Non c'è pace per il Governo di Theresa May, dopo la dura presa di posizione di Dublino sulla seconda fase dei negoziati per la Brexit.

E il rischio è che gli effetti del referendum sull'uscita dall'Unione europea riaccendano vecchie tensioni tra le due anime dell'isola irlandese che si pensavano ormai risolte con gli accordi pace del 1998.

Per voce di Phil Hogan, commissario irlandese alla Ue, Dublino preme su Londra perché dia garanzie sui confini territoriali con l'Irlanda del Nord - che appartiene al Regno Unito ma ha votato in maggioranza per il "remain" - e sulla libera circolazione di merci e persone nell'Isola, punto cruciale sulla strada della Brexit anche secondo le istituzioni europee.
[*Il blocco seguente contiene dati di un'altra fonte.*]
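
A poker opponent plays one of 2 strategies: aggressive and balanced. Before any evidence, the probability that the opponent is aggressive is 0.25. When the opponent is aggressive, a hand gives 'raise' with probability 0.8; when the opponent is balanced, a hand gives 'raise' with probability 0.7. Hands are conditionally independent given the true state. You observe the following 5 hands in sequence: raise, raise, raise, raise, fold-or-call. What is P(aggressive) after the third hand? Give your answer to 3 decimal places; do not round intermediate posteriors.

0.332

Apply Bayes' rule sequentially, carrying P(aggressive) forward.
After 'raise': P(aggressive) = 0.8·0.2500 / (0.8·0.2500 + 0.7·0.7500) ≈ 0.2759
After 'raise': P(aggressive) = 0.8·0.2759 / (0.8·0.2759 + 0.7·0.7241) ≈ 0.3033
After 'raise': P(aggressive) = 0.8·0.3033 / (0.8·0.3033 + 0.7·0.6967) ≈ 0.3323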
Un confine caldo per le risapute questioni storiche e politiche, che oggi acquista un'importanza simbolica, perché la Repubblica d'Irlanda resta un membro effettivo dell'Unione europea e sarà necessario affrontare la delicatissima questione dei quotidiani scambi con i vicini di casa dell'Irlanda del Nord.

E il nodo dei confini non è cosa da poco, perché con gli accordi di pace del 1998 erano spariti i posti di blocco e i controlli doganali, permettendo il libero scambio tra le due anime d'Irlanda, ma l'uscita del Regno Unito dal mercato comune chiederà di ripensare a nuove barriere, anche se "solo" economiche e commerciali.

Non pochi osservatori temono che questo possa riportare squilibri e tensioni in una terra dilaniata dai conflitti, tanto da rispolverare una soluzione limite, tra l'altro prevista dai trattati di pace del Venerdì Santo del 1998: quella, cioè, di unificare l'Irlanda e sfruttare il precedente storico delle due Germanie, con l'ex DDR che entrò di diritto nell'Unione europea senza bisogno di nuovi negoziati. Per farlo, però, sarebbero necessari un referendum, l'accordo tra gli irlandesi di Dublino e Belfast e soprattutto l'assenso di Theresa May.